Monday, Sep. 28, 1959
Return of the Expert
If a little learning is a dangerous thing, a lot of it can also get a man into trouble. Specimen: handsome, polished Career Diplomat Charles Eustis Bohlen, 55, U.S. Ambassador to the Philippines. Tabbed back in 1929 to become a Russian expert, "Chip" Bohlen got to be so fluent in Russian that he was picked to be Franklin Roosevelt's interpreter at the wartime meetings with Stalin. As a result, Bohlen had to carry around the never-quite-erasable mark of Yalta, and grievances about Yalta stirred strenuous Republican opposition on Capitol Hill in 1953 when President Eisenhower named Bohlen Ambassador to the U.S.S.R.
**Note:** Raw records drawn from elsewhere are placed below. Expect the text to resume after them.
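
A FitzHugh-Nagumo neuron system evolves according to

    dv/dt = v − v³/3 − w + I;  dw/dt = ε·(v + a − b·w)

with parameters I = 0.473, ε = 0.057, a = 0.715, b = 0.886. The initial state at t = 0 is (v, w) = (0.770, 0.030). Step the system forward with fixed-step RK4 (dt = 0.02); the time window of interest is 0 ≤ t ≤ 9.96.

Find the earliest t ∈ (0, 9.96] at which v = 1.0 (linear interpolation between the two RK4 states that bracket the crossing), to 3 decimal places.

t=0.000: state=(0.770, 0.030)
step 1 (dt=0.02): k1=(1.061, 0.083), k2=(1.064, 0.084), k3=(1.064, 0.084), k4=(1.067, 0.084); state += dt/6·(k1+2k2+2k3+k4)
t=0.020: state=(0.791, 0.032)
t=0.040: state=(0.813, 0.033)
t=0.060: state=(0.834, 0.035)
t=0.200: state=(0.987, 0.048)
next step: t=0.220: state=(1.008, 0.050) — v has crossed 1.0
linear interpolation between t=0.200 (0.98664) and t=0.220 (1.00846) → t≈0.212

t = 0.212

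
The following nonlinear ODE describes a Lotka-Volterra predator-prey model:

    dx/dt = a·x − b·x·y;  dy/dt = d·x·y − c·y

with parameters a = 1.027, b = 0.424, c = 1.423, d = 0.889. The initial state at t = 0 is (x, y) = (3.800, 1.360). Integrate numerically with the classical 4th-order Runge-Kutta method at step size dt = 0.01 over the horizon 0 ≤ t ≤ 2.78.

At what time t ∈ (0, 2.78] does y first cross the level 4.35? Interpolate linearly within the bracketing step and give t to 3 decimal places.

t = 0.556

t=0.000: state=(3.800, 1.360)
step 1 (dt=0.01): k1=(1.711, 2.659), k2=(1.694, 2.696), k3=(1.693, 2.696), k4=(1.675, 2.733); state += dt/6·(k1+2k2+2k3+k4)
t=0.010: state=(3.817, 1.387)
t=0.020: state=(3.834, 1.415)
t=0.030: state=(3.850, 1.443)
continuing one RK4 step at a time; state shown every 10 steps (Δt=0.1):
t=0.100: state=(3.951, 1.665)
t=0.200: state=(4.047, 2.062)
t=0.300: state=(4.067, 2.567)
t=0.400: state=(3.991, 3.188)
t=0.500: state=(3.806, 3.913)
t=0.550: state=(3.672, 4.304)
next step: t=0.560: state=(3.642, 4.383) — y has crossed 4.35
linear interpolation between t=0.550 (4.30383) and t=0.560 (4.38323) → t≈0.556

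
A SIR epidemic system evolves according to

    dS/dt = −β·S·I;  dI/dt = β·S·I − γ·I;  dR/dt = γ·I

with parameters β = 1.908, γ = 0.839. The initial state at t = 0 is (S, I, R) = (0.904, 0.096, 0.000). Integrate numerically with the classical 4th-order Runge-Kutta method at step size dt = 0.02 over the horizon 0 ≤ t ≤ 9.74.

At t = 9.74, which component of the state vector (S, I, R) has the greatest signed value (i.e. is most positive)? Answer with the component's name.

largest component: R

t=0.000: state=(0.904, 0.096, 0.000)
step 1 (dt=0.02): k1=(-0.166, 0.085, 0.081), k2=(-0.167, 0.085, 0.081), k3=(-0.167, 0.085, 0.081), k4=(-0.168, 0.086, 0.082); state += dt/6·(k1+2k2+2k3+k4)
t=0.020: state=(0.901, 0.098, 0.002)
t=0.040: state=(0.897, 0.099, 0.003)
t=0.060: state=(0.894, 0.101, 0.005)
continuing one RK4 step at a time; state shown every 25 steps (Δt=0.5):
t=0.500: state=(0.807, 0.143, 0.050)
t=1.000: state=(0.688, 0.192, 0.120)
t=1.500: state=(0.562, 0.229, 0.209)
t=2.000: state=(0.447, 0.243, 0.309)
t=2.500: state=(0.356, 0.234, 0.410)
t=3.000: state=(0.288, 0.209, 0.503)
t=3.500: state=(0.239, 0.176, 0.584)
t=4.000: state=(0.206, 0.143, 0.651)
t=4.500: state=(0.182, 0.113, 0.705)
t=5.000: state=(0.165, 0.088, 0.747)
t=5.500: state=(0.154, 0.067, 0.779)
t=6.000: state=(0.145, 0.051, 0.804)
t=6.500: state=(0.139, 0.038, 0.822)
t=7.000: state=(0.135, 0.029, 0.836)
t=7.500: state=(0.132, 0.021, 0.847)
t=8.000: state=(0.129, 0.016, 0.855)
t=8.500: state=(0.128, 0.012, 0.860)
t=9.000: state=(0.127, 0.009, 0.865)
t=9.500: state=(0.126, 0.007, 0.868)
t=9.740: state=(0.125, 0.006, 0.869)
compare at T: S=0.125, I=0.006, R=0.869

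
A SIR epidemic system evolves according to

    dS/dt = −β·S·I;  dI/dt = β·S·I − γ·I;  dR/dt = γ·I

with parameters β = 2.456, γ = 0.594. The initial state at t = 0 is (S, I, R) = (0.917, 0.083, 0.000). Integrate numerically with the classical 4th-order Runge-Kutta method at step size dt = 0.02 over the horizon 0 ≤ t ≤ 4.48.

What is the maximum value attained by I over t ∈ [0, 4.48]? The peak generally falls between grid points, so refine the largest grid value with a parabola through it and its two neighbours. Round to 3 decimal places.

max I = 0.436

t=0.000: state=(0.917, 0.083, 0.000)
step 1 (dt=0.02): k1=(-0.187, 0.138, 0.049), k2=(-0.190, 0.140, 0.050), k3=(-0.190, 0.140, 0.050), k4=(-0.192, 0.141, 0.051); state += dt/6·(k1+2k2+2k3+k4)
t=0.020: state=(0.913, 0.086, 0.001)
t=0.040: state=(0.909, 0.089, 0.002)
t=0.060: state=(0.905, 0.092, 0.003)
continuing one RK4 step at a time; state shown every 10 steps (Δt=0.2):
t=0.200: state=(0.874, 0.114, 0.012)
t=0.400: state=(0.818, 0.154, 0.028)
t=0.600: state=(0.750, 0.201, 0.049)
t=0.800: state=(0.671, 0.253, 0.076)
t=1.000: state=(0.585, 0.306, 0.109)
t=1.200: state=(0.497, 0.355, 0.148)
t=1.400: state=(0.413, 0.394, 0.193)
t=1.600: state=(0.338, 0.421, 0.241)
t=1.800: state=(0.274, 0.434, 0.292)
t=2.000: state=(0.221, 0.435, 0.344)
t=2.200: state=(0.179, 0.426, 0.395)
t=2.400: state=(0.146, 0.409, 0.445)
t=2.600: state=(0.120, 0.388, 0.492)
t=2.800: state=(0.100, 0.364, 0.537)
t=3.000: state=(0.084, 0.338, 0.579)
t=3.200: state=(0.072, 0.311, 0.617)
t=3.400: state=(0.062, 0.286, 0.653)
t=3.600: state=(0.054, 0.261, 0.685)
t=3.800: state=(0.048, 0.238, 0.715)
t=4.000: state=(0.043, 0.216, 0.742)
t=4.200: state=(0.039, 0.195, 0.766)
t=4.400: state=(0.035, 0.177, 0.788)
t=4.480: state=(0.034, 0.170, 0.796)
largest grid value and its neighbours: I(1.900)=0.43577, I(1.920)=0.43580, I(1.940)=0.43573
parabola through these three points peaks at t≈1.917 with I≈0.43581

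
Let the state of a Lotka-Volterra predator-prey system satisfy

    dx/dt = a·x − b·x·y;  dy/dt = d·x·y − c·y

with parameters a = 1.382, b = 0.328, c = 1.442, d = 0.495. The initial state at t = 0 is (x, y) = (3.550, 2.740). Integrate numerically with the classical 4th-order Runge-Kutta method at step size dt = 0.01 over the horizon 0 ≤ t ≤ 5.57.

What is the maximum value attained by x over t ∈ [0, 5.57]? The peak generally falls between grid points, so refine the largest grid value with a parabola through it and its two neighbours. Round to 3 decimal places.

max x = 4.401

t=0.000: state=(3.550, 2.740)
step 1 (dt=0.01): k1=(1.716, 0.864), k2=(1.715, 0.877), k3=(1.715, 0.877), k4=(1.714, 0.890); state += dt/6·(k1+2k2+2k3+k4)
t=0.010: state=(3.567, 2.749)
t=0.020: state=(3.584, 2.758)
t=0.030: state=(3.601, 2.767)
continuing one RK4 step at a time; state shown every 20 steps (Δt=0.2):
t=0.200: state=(3.884, 2.968)
t=0.400: state=(4.169, 3.315)
t=0.600: state=(4.357, 3.793)
t=0.800: state=(4.394, 4.390)
t=1.000: state=(4.250, 5.055)
t=1.200: state=(3.937, 5.689)
t=1.400: state=(3.514, 6.169)
t=1.600: state=(3.063, 6.402)
t=1.800: state=(2.653, 6.364)
t=2.000: state=(2.322, 6.096)
t=2.200: state=(2.079, 5.677)
t=2.400: state=(1.919, 5.183)
t=2.600: state=(1.831, 4.674)
t=2.800: state=(1.806, 4.192)
t=3.000: state=(1.835, 3.760)
t=3.200: state=(1.914, 3.391)
t=3.400: state=(2.040, 3.090)
t=3.600: state=(2.214, 2.858)
t=3.800: state=(2.434, 2.695)
t=4.000: state=(2.698, 2.603)
t=4.200: state=(3.002, 2.586)
t=4.400: state=(3.334, 2.651)
t=4.600: state=(3.677, 2.812)
t=4.800: state=(3.998, 3.082)
t=5.000: state=(4.254, 3.478)
t=5.200: state=(4.391, 4.003)
t=5.400: state=(4.362, 4.634)
t=5.570: state=(4.194, 5.203)
largest grid value and its neighbours: x(5.260)=4.40100, x(5.270)=4.40120, x(5.280)=4.40096
parabola through these three points peaks at t≈5.270 with x≈4.40120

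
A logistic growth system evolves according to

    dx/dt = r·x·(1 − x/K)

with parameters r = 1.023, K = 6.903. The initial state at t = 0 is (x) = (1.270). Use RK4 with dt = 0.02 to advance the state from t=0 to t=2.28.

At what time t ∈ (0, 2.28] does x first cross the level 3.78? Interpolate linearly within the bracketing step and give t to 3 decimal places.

t=0.000: state=(1.270)
step 1 (dt=0.02): k1=(1.060), k2=(1.067), k3=(1.067), k4=(1.074); state += dt/6·(k1+2k2+2k3+k4)
t=0.020: state=(1.291)
t=0.040: state=(1.313)
t=0.060: state=(1.335)
continuing one RK4 step at a time; state shown every 5 steps (Δt=0.1):
t=0.100: state=(1.379)
t=0.200: state=(1.496)
t=0.300: state=(1.619)
t=0.400: state=(1.749)
t=0.500: state=(1.886)
t=0.600: state=(2.030)
t=0.700: state=(2.179)
t=0.800: state=(2.335)
t=0.900: state=(2.495)
t=1.000: state=(2.661)
t=1.100: state=(2.830)
t=1.200: state=(3.002)
t=1.300: state=(3.176)
t=1.400: state=(3.352)
t=1.500: state=(3.529)
t=1.600: state=(3.705)
t=1.640: state=(3.775)
next step: t=1.660: state=(3.810) — x has crossed 3.78
linear interpolation between t=1.640 (3.77515) and t=1.660 (3.81011) → t≈1.643

t = 1.643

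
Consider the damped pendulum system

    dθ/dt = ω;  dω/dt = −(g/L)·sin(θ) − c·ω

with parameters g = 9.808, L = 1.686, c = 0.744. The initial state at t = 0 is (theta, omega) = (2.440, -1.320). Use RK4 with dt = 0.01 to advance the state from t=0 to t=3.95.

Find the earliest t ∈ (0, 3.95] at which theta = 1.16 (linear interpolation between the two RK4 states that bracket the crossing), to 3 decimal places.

t=0.000: state=(2.440, -1.320)
step 1 (dt=0.01): k1=(-1.320, -2.773), k2=(-1.334, -2.792), k3=(-1.334, -2.792), k4=(-1.348, -2.811); state += dt/6·(k1+2k2+2k3+k4)
t=0.010: state=(2.427, -1.348)
t=0.020: state=(2.413, -1.376)
t=0.030: state=(2.399, -1.405)
continuing one RK4 step at a time; state shown every 20 steps (Δt=0.2):
t=0.200: state=(2.115, -1.951)
t=0.400: state=(1.651, -2.699)
t=0.560: state=(1.173, -3.254)
next step: t=0.570: state=(1.141, -3.283) — theta has crossed 1.16
linear interpolation between t=0.560 (1.17331) and t=0.570 (1.14062) → t≈0.564

t = 0.564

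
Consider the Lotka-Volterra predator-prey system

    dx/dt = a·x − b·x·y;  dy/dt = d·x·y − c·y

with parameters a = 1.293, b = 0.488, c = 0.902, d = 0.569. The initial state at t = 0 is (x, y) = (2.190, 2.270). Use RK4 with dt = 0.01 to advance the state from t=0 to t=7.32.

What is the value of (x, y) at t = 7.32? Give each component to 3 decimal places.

t=0.000: state=(2.190, 2.270)
step 1 (dt=0.01): k1=(0.406, 0.781), k2=(0.402, 0.785), k3=(0.402, 0.785), k4=(0.398, 0.789); state += dt/6·(k1+2k2+2k3+k4)
t=0.010: state=(2.194, 2.278)
t=0.020: state=(2.198, 2.286)
t=0.030: state=(2.202, 2.294)
continuing one RK4 step at a time; state shown every 25 steps (Δt=0.25):
t=0.250: state=(2.264, 2.489)
t=0.500: state=(2.274, 2.745)
t=0.750: state=(2.211, 3.017)
t=1.000: state=(2.081, 3.270)
t=1.250: state=(1.905, 3.466)
t=1.500: state=(1.711, 3.578)
t=1.750: state=(1.525, 3.594)
t=2.000: state=(1.364, 3.521)
t=2.250: state=(1.236, 3.379)
t=2.500: state=(1.143, 3.193)
t=2.750: state=(1.084, 2.985)
t=3.000: state=(1.054, 2.772)
t=3.250: state=(1.051, 2.569)
t=3.500: state=(1.074, 2.384)
t=3.750: state=(1.120, 2.224)
t=4.000: state=(1.190, 2.091)
t=4.250: state=(1.282, 1.989)
t=4.500: state=(1.396, 1.920)
t=4.750: state=(1.530, 1.887)
t=5.000: state=(1.679, 1.892)
t=5.250: state=(1.837, 1.939)
t=5.500: state=(1.993, 2.032)
t=5.750: state=(2.132, 2.176)
t=6.000: state=(2.233, 2.370)
t=6.250: state=(2.278, 2.609)
t=6.500: state=(2.253, 2.876)
t=6.750: state=(2.155, 3.143)
t=7.000: state=(2.000, 3.373)
t=7.250: state=(1.812, 3.532)
t=7.320: state=(1.757, 3.560)

(x, y) = (1.757, 3.560)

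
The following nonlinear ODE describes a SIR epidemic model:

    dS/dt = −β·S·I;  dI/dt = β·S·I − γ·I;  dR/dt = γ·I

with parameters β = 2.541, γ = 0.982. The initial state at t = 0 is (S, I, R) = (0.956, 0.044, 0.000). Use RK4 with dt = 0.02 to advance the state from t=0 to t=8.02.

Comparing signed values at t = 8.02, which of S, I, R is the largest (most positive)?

largest component: R

t=0.000: state=(0.956, 0.044, 0.000)
step 1 (dt=0.02): k1=(-0.107, 0.064, 0.043), k2=(-0.108, 0.064, 0.044), k3=(-0.108, 0.064, 0.044), k4=(-0.110, 0.065, 0.044); state += dt/6·(k1+2k2+2k3+k4)
t=0.020: state=(0.954, 0.045, 0.001)
t=0.040: state=(0.952, 0.047, 0.002)
t=0.060: state=(0.949, 0.048, 0.003)
continuing one RK4 step at a time; state shown every 25 steps (Δt=0.5):
t=0.500: state=(0.882, 0.087, 0.031)
t=1.000: state=(0.759, 0.152, 0.089)
t=1.500: state=(0.599, 0.220, 0.181)
t=2.000: state=(0.439, 0.260, 0.301)
t=2.500: state=(0.315, 0.256, 0.429)
t=3.000: state=(0.232, 0.221, 0.547)
t=3.500: state=(0.180, 0.175, 0.644)
t=4.000: state=(0.149, 0.132, 0.719)
t=4.500: state=(0.129, 0.096, 0.775)
t=5.000: state=(0.116, 0.069, 0.815)
t=5.500: state=(0.108, 0.048, 0.844)
t=6.000: state=(0.102, 0.034, 0.864)
t=6.500: state=(0.099, 0.024, 0.878)
t=7.000: state=(0.096, 0.016, 0.887)
t=7.500: state=(0.095, 0.011, 0.894)
t=8.000: state=(0.093, 0.008, 0.899)
t=8.020: state=(0.093, 0.008, 0.899)
compare at T: S=0.093, I=0.008, R=0.899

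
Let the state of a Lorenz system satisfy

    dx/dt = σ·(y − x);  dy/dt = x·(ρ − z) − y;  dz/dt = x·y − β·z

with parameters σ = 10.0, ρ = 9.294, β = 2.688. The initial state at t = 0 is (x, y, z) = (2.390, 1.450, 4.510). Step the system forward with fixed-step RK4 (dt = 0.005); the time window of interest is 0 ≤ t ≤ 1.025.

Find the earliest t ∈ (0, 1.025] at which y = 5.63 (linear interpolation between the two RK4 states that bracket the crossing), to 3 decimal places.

t=0.000: state=(2.390, 1.450, 4.510)
step 1 (dt=0.005): k1=(-9.400, 9.984, -8.657), k2=(-8.915, 9.898, -8.574), k3=(-8.930, 9.903, -8.573), k4=(-8.458, 9.821, -8.491); state += dt/6·(k1+2k2+2k3+k4)
t=0.005: state=(2.345, 1.500, 4.467)
t=0.010: state=(2.305, 1.548, 4.425)
t=0.015: state=(2.270, 1.596, 4.384)
continuing one RK4 step at a time; state shown every 10 steps (Δt=0.05):
t=0.050: state=(2.122, 1.920, 4.118)
t=0.100: state=(2.139, 2.376, 3.813)
t=0.150: state=(2.335, 2.868, 3.607)
t=0.200: state=(2.661, 3.425, 3.521)
t=0.250: state=(3.095, 4.064, 3.583)
t=0.300: state=(3.627, 4.782, 3.829)
t=0.350: state=(4.245, 5.554, 4.303)
next step: t=0.355: state=(4.311, 5.632, 4.364) — y has crossed 5.63
linear interpolation between t=0.350 (5.55387) and t=0.355 (5.63201) → t≈0.355

t = 0.355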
In Moscow, Bohlen now and then felt it was his expert's prerogative to differ sharply with Secretary of State John Foster Dulles, who once complained that there were two State Departments--his own and Bohlen's. As soon as Bohlen's standard four-year tour was up in 1957, Dulles took him out of Moscow and sent him to Manila. After Dulles' death, top State Department careermen urged Secretary of State Christian A. Herter to bring Chip Bohlen back into his special field of U.S.-Soviet relations. This week the State Department announced that Expert Bohlen had been named to head a new policy-planning staff that will advise Herter on cold-war diplomatic strategy.